Sgomberato il campo dall’ipocrisia pelosa che accolla colpe a casaccio, mischiando l’essere con l’agire, altro discorso è l’atteggiamento di volontaria discriminazione nei confronti degli obesi, dei poveri, dei disabili, che nulla hanno a che fare con un modo di essere indipendente dalla nostra volontà, come le preferenze sessuali, ma che costituiscono chiara e inconfutabile manifestazione di condotte da stigmatizzare e correggere. Si tratta di modi di pensare e di agire sbagliati, che possono sfociare in condotte penalmente rilevanti, identificabili, in particolare, nell’aggravante della discriminazione o dell’odio etnico o razziale previsto dall’art. 604 ter del Codice Penale. Tuttavia, la sanzione della legge arriva sempre a posteriori, quando il fatto è commesso e il danno è fatto: per questo, giocano un ruolo fondamentale la capacità di includere e l’insegnamento al rispetto, la demolizione delle barriere mentali e architettoniche, e l’impegno da parte di tutti di coinvolgere ed essere coinvolti nelle dinamiche di ogni convivenza sociale. Ciascuno di noi ha il dovere di anelare al miglioramento e di avere opportunità di mettersi in gioco e dimostrare le proprie capacità, indipendentemente dalle condizioni di partenza. E se è vero che chi ha una situazione iniziale agevolata gode di corsie preferenziali, è altrettanto vero che vivere in una società che include invece di escludere, che coinvolge invece di etichettare, aiuta a rimuovere quei maledetti ostacoli citati anche nella nostra Costituzione, che, a oltre settant’anni dalla sua introduzione, ancora impediscono la piena realizzazione del principio di uguaglianza, che ci vuole tutti uguali, ma non tutti identici.

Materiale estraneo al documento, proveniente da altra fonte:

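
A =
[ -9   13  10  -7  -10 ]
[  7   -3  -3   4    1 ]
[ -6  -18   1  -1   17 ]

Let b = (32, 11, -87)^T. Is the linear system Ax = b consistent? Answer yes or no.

Row reduce the augmented matrix [A | b].
R2 ← R2 + (7/9)·R1: [0, 64/9, 43/9, -13/9, -61/9, 323/9]
R3 ← R3 − (2/3)·R1: [0, -80/3, -17/3, 11/3, 71/3, -325/3]
R3 ← R3 + (15/4)·R2: [0, 0, 49/4, -7/4, -7/4, 105/4]
The echelon form has 3 nonzero rows, and every pivot lies in the first 5 columns, so rank(A) = rank([A|b]) = 3.
The system is consistent.

yes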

Non esiste la “normalità”, ma esiste ciò che è statisticamente più frequente. E se in base alle statistiche la maggior parte delle persone sono eterosessuali, normopeso, in condizioni economiche accettabili e sane, è “naturale” ma non giusto che chi non ha quelle caratteristiche possa trovare qualche difficoltà in più. Su questo bisogna lavorare, smettendola di accusare chi, per destino o scelta, vive in una situazione che può sembrare, e a volte è, di privilegio. In questo modo, si rischia di acuire le differenze e di mettere gli uni contro gli altri, alzando muri ideali (o reali) difficili da demolire. Non è sobbarcando di colpe chi ha una condizione fortunata o migliore che si colmeranno queste differenze, ma facendogli capire che, proprio perché è più “fortunato”, può fare qualcosa per chi lo è di meno. Come insegnando a chi mangia cibo spazzatura che così si rovina la salute, o un lavoro più qualificato a chi vive in condizioni di disagio. E sostenendo chi ha tante difficoltà perché il destino questo ha deciso, facendogli capire che non è solo. E che se è tra noi, è perché può dare il suo contributo. Ricordando, ognuno, che prima di essere eterosessuali, omosessuali, bianchi, neri, normopeso o sovrappeso, sani o diversamente abili, siamo tutti, indistintamente, esseri umani.